Menabò è un attaccante che sposta gli equilibri. Imponente in area, ma tutt’altro che limitato al gioco spalle alla porta. Sa colpire di testa, ma anche da fuori; è affidabile sui calci piazzati, freddo dal dischetto, capace di leggere i momenti della partita. Un giocatore completo, che obbliga le difese a raddoppiare e apre spazi per chi gli gira intorno. E quando non segna, comunque condiziona.

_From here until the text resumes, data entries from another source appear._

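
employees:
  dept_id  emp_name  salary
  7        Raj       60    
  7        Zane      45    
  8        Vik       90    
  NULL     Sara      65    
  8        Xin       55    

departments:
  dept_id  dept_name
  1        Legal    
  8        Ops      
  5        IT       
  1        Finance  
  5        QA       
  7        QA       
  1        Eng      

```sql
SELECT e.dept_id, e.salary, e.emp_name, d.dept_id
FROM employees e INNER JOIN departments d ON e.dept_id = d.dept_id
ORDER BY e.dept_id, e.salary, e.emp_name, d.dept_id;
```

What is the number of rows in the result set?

4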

Il suo ritorno a Biella, arrivato nel finale di questo girone d’andata, ha avuto l’impatto di una scossa. Tre gol in due partite – doppietta al Gozzano, rete anche contro il Vado – ma soprattutto la sensazione netta che la Biellese abbia cambiato volto. Non solo nei numeri, ma nella personalità, nella pericolosità offensiva, nella convinzione con cui attacca l’area.
Il percorso di Menabò parla da solo. Ex Bra e Fossano, ha conosciuto anche il calcio professionistico con le esperienze in Serie C alla Torres e all’Arzignano Valchiampo. A Biella c’era già stato, aveva sfiorato la Serie D, lasciando la sensazione di qualcosa rimasto in sospeso. Il suo ritorno non è stato silenzioso, ma prepotente. Proprio come il suo modo di stare in campo.

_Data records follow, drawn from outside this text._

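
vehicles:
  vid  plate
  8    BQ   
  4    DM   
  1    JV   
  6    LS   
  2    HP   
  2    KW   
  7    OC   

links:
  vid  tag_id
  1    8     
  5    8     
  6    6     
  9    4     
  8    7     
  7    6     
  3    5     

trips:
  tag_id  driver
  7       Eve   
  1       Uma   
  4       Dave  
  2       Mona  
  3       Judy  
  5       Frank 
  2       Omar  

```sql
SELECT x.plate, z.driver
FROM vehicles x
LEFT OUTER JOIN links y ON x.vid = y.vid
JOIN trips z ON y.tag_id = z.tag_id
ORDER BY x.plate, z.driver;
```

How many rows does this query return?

1

Step 1 — x LEFT JOIN y on vid → 7 row(s).
Then INNER JOIN `trips z` on tag_id: keep only rows whose y.tag_id appears in z.
Result: 1 row(s).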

La sconfitta con il Vado non ridimensiona la Biellese, anzi. La conferma arriva proprio dal peso specifico di Menabò: con lui in campo, i bianconeri sono sempre dentro la partita, anche contro la capolista. Senza, faticano a trovare la stessa incisività, lo stesso punto di riferimento offensivo, la stessa capacità di far male nei momenti chiave.
Per questo la frase di Sesia non è solo una constatazione tecnica, ma un riconoscimento. Perché oggi, guardando la Biellese, è difficile non pensarlo: c’è una squadra prima e una squadra dopo Menabò. E se il girone d’andata ha restituito certezze, il ritorno potrebbe raccontare una Biellese ancora diversa. Più consapevole. Più pericolosa. E, soprattutto, con Menabò al centro del progetto.